Secretary of State William Gardner suggested that he expects more challenges before 2008 to New Hampshire’s tradition of holding the nation’s earliest presidential primary.
A Democratic National Committee panel voted last month to let Nevada hold nominating caucuses in January 2008, between Iowa’s traditional leadoff caucuses and New Hampshire’s traditional earliest primary.
The DNC is shaking up the calendar to add racial and geographic diversity to the process. Critics say it will doom underdogs by further front-loading the calendar.
If the Nevada plan goes forward, New Hampshire law will require Gardner to decide whether the Nevada event is a “similar election” to the New Hampshire primary. If he decides it is, the law would require him to schedule the primary at least a week earlier.
In a telephone interview, Gardner said he won’t make that decision soon.
“I’m going to do that a year or so from now because I think, more likely than not, there will be something else that will actually trigger the law,” he said.
Harry Levine of Victory New Hampshire, a group that has launched a campaign to preserve New Hampshire’s primary status, said Gardner is concerned about other states moving their primaries up, possibly even ahead of Nevada. That type of front-loading has pushed New Hampshire’s primary from March into January over the decades.
“Other states are now going to start jockeying for position,” Levine said. “It’s kind of this domino effect that the secretary of state has to deal with pretty much every four years.”
At a forum Monday night in Nashua, Gardner said he hopes nothing happens to require him to move the primary from January 2008 to late 2007.
“We don’t want that to be the case,” he said. “But if it has to be, it will be.”
He noted that New Hampshire amended its law this year to make that task easier for him should it become necessary. The old law required candidates to file for the primary during a three-week period the previous November. Now, Gardner can schedule the filing period earlier.
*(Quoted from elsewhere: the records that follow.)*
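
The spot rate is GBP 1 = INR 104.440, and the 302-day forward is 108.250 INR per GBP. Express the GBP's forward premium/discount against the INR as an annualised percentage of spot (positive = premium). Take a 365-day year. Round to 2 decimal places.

+4.41%

T = 302/365 years.
GBP trades forward at +3.64803% vs spot over the period.
Per annum: 0.0364803 / (302/365) = 0.044090 = 4.41%.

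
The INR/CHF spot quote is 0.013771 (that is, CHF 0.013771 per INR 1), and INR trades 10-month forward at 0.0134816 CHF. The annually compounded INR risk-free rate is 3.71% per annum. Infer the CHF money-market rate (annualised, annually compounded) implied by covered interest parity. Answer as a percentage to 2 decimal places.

T = 10/12 years.
CIP gives F = S · g_CHF/g_INR, so g_CHF/g_INR = 0.0134816/0.013771 = 0.9789848.
The INR side grows by (1 + 0.0371)^(10/12) = 1.0308224.
Hence g_CHF = 1.0091595.
r = 1.0091595^(12/10) − 1 = 0.011001 → 1.10%.

1.10%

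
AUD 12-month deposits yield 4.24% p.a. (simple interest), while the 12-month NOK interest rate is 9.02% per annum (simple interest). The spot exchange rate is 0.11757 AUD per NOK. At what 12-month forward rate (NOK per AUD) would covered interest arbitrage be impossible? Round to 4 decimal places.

T = 1 year.
AUD growth factor: 1 + 0.0424×1 = 1.042400.
Growth of 1 NOK over T: 1 + 0.0902×1 = 1.090200.
CIP: F = S · (grow AUD)/(grow NOK) = 0.11757 × 1.042400/1.090200 = 0.1124151 AUD per NOK.
Invert for NOK per AUD: 1 / 0.1124151 = 8.8956.

8.8956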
The Democratic National Committee meets Aug. 17-19 in Chicago to vote on the 2008 nominating calendar. In addition to adding Nevada caucuses, the DNC’s rules committee recommended letting South Carolina hold its primary soon after New Hampshire’s, but before voting in other states.
Levine said his group and Gardner also are concerned about 2012, because the Democratic Party has recommended its national chairman, Howard Dean, work with Republicans on a new calendar. The Republicans’ next chance to change their calendar comes at the national GOP convention in September 2008.
“It’s not just about 2008 – it’s about an effort to diminish New Hampshire’s position in the primary schedule, which we think we have earned,” Levine said.
“If the first primary goes to a bigger state, candidates will land at the airport, step on the tarmac and hold a news conference, go straight to the TV studio, cut a commercial and never have to address voters in person,” he said.